Cha retires to China

When she resigned last June after ten years as a top Hong Kong securities regulator, Laura Cha said she was ready to take things “a little easier.”

So much for that idea. Last month, as Cha wrapped up her duties as deputy chairman and executive director of Hong Kong’s Securities and Futures Commission, the China Securities Regulatory Commission announced that she would become one of its four vice chairmen.

Cha, 50, begins work in Beijing this month. She,ll be stepping into the center of a regulatory fray: CSRC and government officials are tussling over how hard to crack down on rampant price manipulation and insider trading on the Shanghai and Shenzhen stock markets. Many officials worry that a severe crackdown would trigger a stock slump, undermining the country’s plans to list more state-owned enterprises.
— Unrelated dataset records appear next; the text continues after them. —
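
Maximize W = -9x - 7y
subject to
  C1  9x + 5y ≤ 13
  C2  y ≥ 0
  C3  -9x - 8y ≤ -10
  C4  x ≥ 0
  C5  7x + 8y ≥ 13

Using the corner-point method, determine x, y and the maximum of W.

x = 0, y = 13/8, maximum W = -91/8

The binding constraints are x = 0 and 7x + 8y = 13.
Solving simultaneously gives x = 0, y = 13/8.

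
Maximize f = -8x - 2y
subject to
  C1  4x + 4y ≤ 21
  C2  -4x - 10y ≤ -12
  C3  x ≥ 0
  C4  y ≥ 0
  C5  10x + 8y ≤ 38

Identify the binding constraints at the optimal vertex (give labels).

Feasible corners and f = -8x - 2y:
  (0, 6/5) → f = -12/5
  (3, 0) → f = -24
  (0, 19/4) → f = -19/2
  (19/5, 0) → f = -152/5

The maximum is at (0, 6/5). Substituting into each constraint, equality holds for C2 and C3; the remaining constraints have slack.

C2 and C3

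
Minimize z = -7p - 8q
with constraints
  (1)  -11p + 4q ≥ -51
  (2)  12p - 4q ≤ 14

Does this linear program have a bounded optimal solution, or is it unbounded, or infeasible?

From the feasible point (-37, -229/2), moving in the direction (4, 12) keeps every constraint satisfied while z decreases without bound.

unbounded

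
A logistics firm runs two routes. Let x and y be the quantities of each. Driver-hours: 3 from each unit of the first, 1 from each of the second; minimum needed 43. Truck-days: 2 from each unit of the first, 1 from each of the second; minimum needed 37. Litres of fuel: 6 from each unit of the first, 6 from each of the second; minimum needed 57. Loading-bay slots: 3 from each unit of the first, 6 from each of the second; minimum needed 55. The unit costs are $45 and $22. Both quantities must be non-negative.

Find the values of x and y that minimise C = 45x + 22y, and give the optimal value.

x = 6, y = 25, minimum C = 820

Feasible corners and C = 45x + 22y:
  (0, 43) → C = 946
  (37/2, 0) → C = 1665/2
  (6, 25) → C = 820
The feasible region is unbounded (it extends along (0, 1), (1, 0)), but C strictly increases along every unbounded feasible direction, so there is no improving ray and the minimum is attained at a vertex.

The optimum lies where 3x + y = 43 and 2x + y = 37.
Solving simultaneously gives x = 6, y = 25.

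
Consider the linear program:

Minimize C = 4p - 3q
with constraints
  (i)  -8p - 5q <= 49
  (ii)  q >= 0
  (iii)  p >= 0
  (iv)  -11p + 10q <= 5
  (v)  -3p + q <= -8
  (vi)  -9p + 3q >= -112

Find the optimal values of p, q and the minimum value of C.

Feasible corners and C = 4p - 3q:
  (8/3, 0) → C = 32/3
  (112/9, 0) → C = 448/9
  (85/19, 103/19) → C = 31/19
  (1135/57, 1277/57) → C = 709/57

The optimum lies where -11p + 10q = 5 and -3p + q = -8.
Solving simultaneously gives p = 85/19, q = 103/19.

p = 85/19, q = 103/19, minimum C = 31/19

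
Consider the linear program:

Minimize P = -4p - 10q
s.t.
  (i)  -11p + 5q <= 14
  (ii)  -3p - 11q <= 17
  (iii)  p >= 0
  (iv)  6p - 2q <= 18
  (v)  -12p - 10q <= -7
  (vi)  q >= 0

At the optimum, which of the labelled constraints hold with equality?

(i) and (iv)

Vertices and P = -4p - 10q:
  (0, 14/5) → P = -28
  (59/4, 141/4) → P = -823/2
  (0, 7/10) → P = -7
  (3, 0) → P = -12
  (7/12, 0) → P = -7/3

The minimum is at (59/4, 141/4). Substituting into each constraint, equality holds for (i) and (iv); the remaining constraints have slack.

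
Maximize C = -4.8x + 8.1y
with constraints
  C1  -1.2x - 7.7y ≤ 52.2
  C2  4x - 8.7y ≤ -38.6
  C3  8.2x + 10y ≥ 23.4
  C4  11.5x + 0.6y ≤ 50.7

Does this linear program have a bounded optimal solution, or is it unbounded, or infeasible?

From the feasible point (-9121/5567, 20506/5567), moving in the direction (-0.6, 11.5) keeps every constraint satisfied while C increases without bound.

unbounded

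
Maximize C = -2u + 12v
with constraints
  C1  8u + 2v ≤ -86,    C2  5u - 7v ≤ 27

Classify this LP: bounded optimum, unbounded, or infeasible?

unbounded

From the feasible point (-274/33, -323/33), moving in the direction (-2, 8) keeps every constraint satisfied while C increases without bound.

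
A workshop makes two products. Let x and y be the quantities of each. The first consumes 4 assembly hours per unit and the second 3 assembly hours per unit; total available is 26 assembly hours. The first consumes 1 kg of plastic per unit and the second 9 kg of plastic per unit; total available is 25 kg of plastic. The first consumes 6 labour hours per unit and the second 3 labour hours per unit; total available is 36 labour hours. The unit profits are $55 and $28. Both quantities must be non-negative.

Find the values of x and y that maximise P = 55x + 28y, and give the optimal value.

x = 5, y = 2, maximum P = 331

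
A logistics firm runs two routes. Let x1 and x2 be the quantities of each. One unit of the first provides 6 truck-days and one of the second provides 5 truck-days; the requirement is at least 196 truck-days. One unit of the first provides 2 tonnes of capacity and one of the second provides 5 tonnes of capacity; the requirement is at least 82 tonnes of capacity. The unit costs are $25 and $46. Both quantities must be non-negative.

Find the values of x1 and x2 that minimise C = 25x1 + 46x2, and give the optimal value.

Corner points and C = 25x1 + 46x2:
  (0, 196/5) → C = 9016/5
  (41, 0) → C = 1025
  (57/2, 5) → C = 1885/2
The feasible region is unbounded (it extends along (0, 1), (1, 0)), but C strictly increases along every unbounded feasible direction, so there is no improving ray and the minimum is attained at a vertex.

The optimum lies where 6x1 + 5x2 = 196 and 2x1 + 5x2 = 82.
Solving simultaneously gives x1 = 57/2, x2 = 5.

x1 = 57/2, x2 = 5, minimum C = 1885/2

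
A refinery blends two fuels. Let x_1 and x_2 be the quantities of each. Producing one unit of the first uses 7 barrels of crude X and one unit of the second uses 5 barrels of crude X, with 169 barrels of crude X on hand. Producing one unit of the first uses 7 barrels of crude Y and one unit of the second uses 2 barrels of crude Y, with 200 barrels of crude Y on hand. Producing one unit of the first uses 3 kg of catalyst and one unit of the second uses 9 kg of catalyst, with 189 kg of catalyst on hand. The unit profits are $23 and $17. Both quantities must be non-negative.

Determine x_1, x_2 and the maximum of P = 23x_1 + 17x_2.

Vertices and P = 23x_1 + 17x_2:
  (0, 0) → P = 0
  (0, 21) → P = 357
  (169/7, 0) → P = 3887/7
  (12, 17) → P = 565

x_1 = 12, x_2 = 17, maximum P = 565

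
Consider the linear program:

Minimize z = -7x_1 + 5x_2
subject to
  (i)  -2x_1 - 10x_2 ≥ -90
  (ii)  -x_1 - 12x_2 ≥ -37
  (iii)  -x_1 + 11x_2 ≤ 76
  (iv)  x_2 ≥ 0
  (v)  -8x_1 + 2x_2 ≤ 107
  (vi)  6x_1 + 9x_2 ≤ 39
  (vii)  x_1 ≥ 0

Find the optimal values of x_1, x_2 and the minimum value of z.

x_1 = 13/2, x_2 = 0, minimum z = -91/2

Vertices and z = -7x_1 + 5x_2:
  (15/7, 61/21) → z = -10/21
  (0, 37/12) → z = 185/12
  (13/2, 0) → z = -91/2
  (0, 0) → z = 0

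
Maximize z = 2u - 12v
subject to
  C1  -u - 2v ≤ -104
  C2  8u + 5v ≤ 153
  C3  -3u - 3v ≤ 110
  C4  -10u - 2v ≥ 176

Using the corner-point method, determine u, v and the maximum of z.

u = -280/9, v = 608/9, maximum z = -7856/9

Feasible corners and z = 2u - 12v:
  (-532/3, 422/3) → z = -6128/3
  (-280/9, 608/9) → z = -7856/9
  (-593/17, 1469/17) → z = -18814/17
The feasible region is unbounded (it extends along (-1, 1), (-5, 8)), but z strictly decreases along every unbounded feasible direction, so there is no improving ray and the maximum is attained at a vertex.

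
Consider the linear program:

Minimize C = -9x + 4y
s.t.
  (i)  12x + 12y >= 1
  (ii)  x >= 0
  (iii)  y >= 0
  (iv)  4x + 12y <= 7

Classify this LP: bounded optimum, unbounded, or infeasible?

bounded optimum

Corner points and C = -9x + 4y:
  (0, 1/12) → C = 1/3
  (1/12, 0) → C = -3/4
  (0, 7/12) → C = 7/3
  (7/4, 0) → C = -63/4
The feasible region has finitely many vertices and no improving ray; the minimum is -63/4 at (7/4, 0).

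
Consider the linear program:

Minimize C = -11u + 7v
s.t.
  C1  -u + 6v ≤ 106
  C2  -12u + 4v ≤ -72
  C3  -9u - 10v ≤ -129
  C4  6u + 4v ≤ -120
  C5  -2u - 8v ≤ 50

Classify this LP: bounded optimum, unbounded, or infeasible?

infeasible

The boundaries -u + 6v = 106 and -12u + 4v = -72 meet at (214/17, 336/17), but that point violates 6u + 4v ≤ -120. Every candidate vertex is excluded by some other constraint, so the feasible region is empty.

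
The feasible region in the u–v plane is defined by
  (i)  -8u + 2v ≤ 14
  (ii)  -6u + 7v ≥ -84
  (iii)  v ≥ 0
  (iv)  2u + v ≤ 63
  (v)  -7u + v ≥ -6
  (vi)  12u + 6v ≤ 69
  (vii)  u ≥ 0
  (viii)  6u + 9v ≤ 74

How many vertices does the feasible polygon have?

Pairwise boundary intersections that survive every other constraint:
  (0, 7)
  (11/42, 169/21)
  (6/7, 0)
  (0, 0)
  (128/69, 482/69)

5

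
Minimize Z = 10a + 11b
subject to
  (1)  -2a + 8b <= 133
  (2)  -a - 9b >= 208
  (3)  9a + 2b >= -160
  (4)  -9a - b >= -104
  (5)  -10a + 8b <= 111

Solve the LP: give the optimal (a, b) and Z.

a = 368/9, b = -264, minimum Z = -22456/9

Extreme points and Z = 10a + 11b:
  (-1024/79, -1712/79) → Z = -368
  (143/10, -247/10) → Z = -1287/10
  (368/9, -264) → Z = -22456/9

At the optimal vertex, 9a + 2b = -160 and -9a - b = -104.
Solving simultaneously gives a = 368/9, b = -264.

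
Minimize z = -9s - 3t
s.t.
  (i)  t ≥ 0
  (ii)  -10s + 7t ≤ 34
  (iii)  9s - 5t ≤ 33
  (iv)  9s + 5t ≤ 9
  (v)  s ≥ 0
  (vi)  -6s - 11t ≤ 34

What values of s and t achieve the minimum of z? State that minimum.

Corner points and z = -9s - 3t:
  (1, 0) → z = -9
  (0, 0) → z = 0
  (0, 9/5) → z = -27/5

s = 1, t = 0, minimum z = -9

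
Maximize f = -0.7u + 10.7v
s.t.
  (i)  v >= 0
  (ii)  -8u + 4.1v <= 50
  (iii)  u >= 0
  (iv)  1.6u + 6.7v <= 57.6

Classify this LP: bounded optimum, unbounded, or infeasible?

Corner points and f = -0.7u + 10.7v:
  (0, 0) → f = 0
  (36, 0) → f = -25.2
  (0, 576/67) → f = 30816/335
The feasible region has finitely many vertices and no improving ray; the maximum is 30816/335 at (0, 576/67).

bounded optimum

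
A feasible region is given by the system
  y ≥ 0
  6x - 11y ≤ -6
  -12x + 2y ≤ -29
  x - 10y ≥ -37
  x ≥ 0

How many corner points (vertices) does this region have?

3

Intersecting each pair of boundary lines and keeping only the points that satisfy every inequality leaves:
  (331/120, 41/20)
  (347/49, 216/49)
  (182/59, 473/118)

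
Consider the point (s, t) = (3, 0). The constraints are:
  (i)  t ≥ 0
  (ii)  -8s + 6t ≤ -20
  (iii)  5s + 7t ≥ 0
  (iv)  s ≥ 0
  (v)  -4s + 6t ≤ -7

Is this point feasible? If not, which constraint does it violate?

feasible

(i): 0 ≥ 0 ✓
(ii): -24 ≤ -20 ✓
(iii): 15 ≥ 0 ✓
(iv): 3 ≥ 0 ✓
(v): -12 ≤ -7 ✓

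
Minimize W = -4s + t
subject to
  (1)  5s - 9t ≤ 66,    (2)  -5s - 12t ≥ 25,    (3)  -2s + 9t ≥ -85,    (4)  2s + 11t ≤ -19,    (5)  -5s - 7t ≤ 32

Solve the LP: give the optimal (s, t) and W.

Corner points and W = -4s + t:
  (27/5, -13/3) → W = -389/15
  (87/40, -49/8) → W = -593/40
  (-47/31, -45/31) → W = 143/31
  (-219/41, -31/41) → W = 845/41

The optimum lies where 5s - 9t = 66 and -5s - 12t = 25.
Solving simultaneously gives s = 27/5, t = -13/3.

s = 27/5, t = -13/3, minimum W = -389/15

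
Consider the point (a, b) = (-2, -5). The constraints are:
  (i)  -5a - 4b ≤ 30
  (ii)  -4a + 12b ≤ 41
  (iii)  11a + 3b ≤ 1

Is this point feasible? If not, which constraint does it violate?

(i): 30 ≤ 30 ✓
(ii): -52 ≤ 41 ✓
(iii): -37 ≤ 1 ✓

feasible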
But analysts believe that Cha’s appointment shows that China is determined to clean up its markets. Cha, a Hong Kong citizen who renounced dual U.S. citizenship for her new job, is the first person from outside the mainland to be hired to a full-time government post. “From a regulator’s point of view,” she says, “a crackdown usually is a good thing if there are malpractices and misconduct.” Still, the University of Wisconsin law graduate recognizes that “reform cannot be carried out in a vacuum or without regard to the outside environment.”

Cha’s precise role at CSRC has yet to be defined, but she hopes to help frame listing policies and address corporate governance issues. Formerly a corporate lawyer in San Francisco and Hong Kong, she has never worked in China, although she negotiated with government authorities about the listing of state-owned mainland enterprises in Hong Kong.